O egípcio Farouk Hosny é o candidato apoiado pelo Brasil para a direção-geral da UNESCO. A UNESCO é o órgão da ONU encarregado da educação, ciência e cultura. Como tal, espera-se de seu diretor-geral que seja alguém afinado com os ideais do humanismo, da liberdade de expressão e de pensamento. Tal é o entusiasmo do governo brasileiro com a candidatura de Hosny que o Itamaraty deixou de apoiar o nome de um brasileiro, Márcio Barbosa, que cogita lançar-se candidato por um outro país.

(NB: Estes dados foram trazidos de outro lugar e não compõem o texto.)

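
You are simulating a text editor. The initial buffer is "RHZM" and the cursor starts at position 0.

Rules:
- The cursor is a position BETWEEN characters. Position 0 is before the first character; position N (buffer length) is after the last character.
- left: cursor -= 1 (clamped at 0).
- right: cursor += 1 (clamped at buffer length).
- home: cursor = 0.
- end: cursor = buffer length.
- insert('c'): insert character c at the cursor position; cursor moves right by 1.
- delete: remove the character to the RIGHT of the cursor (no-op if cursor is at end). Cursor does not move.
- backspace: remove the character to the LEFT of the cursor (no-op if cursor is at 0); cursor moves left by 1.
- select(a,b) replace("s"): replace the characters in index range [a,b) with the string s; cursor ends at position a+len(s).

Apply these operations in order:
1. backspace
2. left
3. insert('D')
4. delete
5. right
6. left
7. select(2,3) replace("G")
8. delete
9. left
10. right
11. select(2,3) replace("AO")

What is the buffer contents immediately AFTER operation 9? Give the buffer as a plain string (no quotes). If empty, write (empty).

Answer: DHG

Derivation:
After op 1 (backspace): buf='RHZM' cursor=0
After op 2 (left): buf='RHZM' cursor=0
After op 3 (insert('D')): buf='DRHZM' cursor=1
After op 4 (delete): buf='DHZM' cursor=1
After op 5 (right): buf='DHZM' cursor=2
After op 6 (left): buf='DHZM' cursor=1
After op 7 (select(2,3) replace("G")): buf='DHGM' cursor=3
After op 8 (delete): buf='DHG' cursor=3
After op 9 (left): buf='DHG' cursor=2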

Mas quem é o preferido do Brasil para assumir a direção da UNESCO? Farouk Hosny, o candidato apoiado pelo governo Lula e pelo Itamaraty, é o ministro da Cultura do presidente egípcio Hosni Mubarak, no poder há 28 anos. Mubarak, um general da Força Aérea, não dá trégua à oposição, que invariavelmente acaba na cadeia. Hosny é seu ministro desde 1987. Um candidato afinado com os ideais de humanismo e de liberdade de pensamento que deveriam nortear a UNESCO, como se vê.
Mas isso não é o mais grave.
Farouk Hosny, o candidato preferido de Lula e Celso Amorim, é conhecido principalmente por uma declaração, digamos, controversa sobre a literatura judaica. Ele não é muito fã de obras como o Talmude ou o Pentateuco. Tanto que, certa vez, disse o seguinte: "Se eu encontrasse livros em hebraico numa biblioteca egípcia, eu os queimaria".
A frase acima deveria, pelo menos em teoria, desqualificar seu autor como um antissemita hidrófobo e um inimigo da cultura e do humanismo, certo? Não para Lula. Não para o Itamaraty. Em ocasiões como essa, o discurso oficial brasileiro já vem pronto: "Não podemos ter relações apenas com quem concordamos", foi a frase-clichê repetida por Celso Amorim para justificar o voto brasileiro em Hosny. Também se costuma alegar altas razões geopolíticas, como a "aproximação com os países árabes" etc. É verdade. Nenhum país pode dar-se ao luxo de relacionar-se somente com quem está de acordo. As eleições em organismos internacionais obedecem a complexos cálculos geopolíticos e estratégicos. Tudo isso é verdade. Como verdade também é o fato elementar de que não se pode apoiar para a direção da UNESCO um conhecido antissemita e queimador de livros.
Nossos sábios do Itamaraty acreditam que é sempre melhor dialogar com figuras como Hosny do que firmar posição em defesa de coisas como democracia e direitos humanos. Com isso, acreditam que o Brasil, do alto de seu poder, poderia influenciar, de algum modo, governos como o do Irã e da Coreia do Norte. Como se fosse possível influenciar e trazer à razão quem nega o Holocausto e queima livros. A essa atitude auto-proclamada pragmática chamam de smart power. Recentemente, tivemos uma amostra bastante didática desse smart power, com o convite feito por Lula e Celso Amorim para que o antissemita e negador do Holocausto Mahmoud Ahmadinejad visitasse o Brasil. Na última hora, e sem avisar o Itamaraty, Ahmadinejad cancelou a visita. Esnobado, o Itamaraty teve como único resultado concreto uma chuva de críticas de todos os lados pelo convite ao sucessor de Hitler. Isso é smart power...
Pensando bem, não deveria causar surpresa o apoio do Brasil a tipos como Farouk Hosny. Defender a candidatura à direção da UNESCO de um queimador de livros é mesmo a atitude mais coerente de um governo que se nega a condenar o genocídio de 300 mil pessoas pelo governo do Sudão e que recusa a Israel o direito de se defender, além de ver "democracia até de mais" em países como Cuba e a Venezuela. Pensando bem, é mesmo algo coerente. Assim como coerente foi a declaração do Apedeuta a respeito da farra das passagens áreas no Congresso, de que não se tratava, afinal, de crime tão grave assim... Sabem como é: para quem tem um mensalão nas costas e já disse que caixa dois é algo "normal, porque todo mundo faz", alguns milhões de reais dos cofres públicos para levar a namorada para passear não é grande coisa mesmo.
Nas últimas semanas, um deputado causou furor ao dizer que se lixa para a opinião pública. Foi, com justiça, linchado pela imprensa. O governo Lula, o Itamaraty, estão se lixando para os direitos humanos. Estão cantando e andando para a democracia. E parece que ninguém está dando a mínima.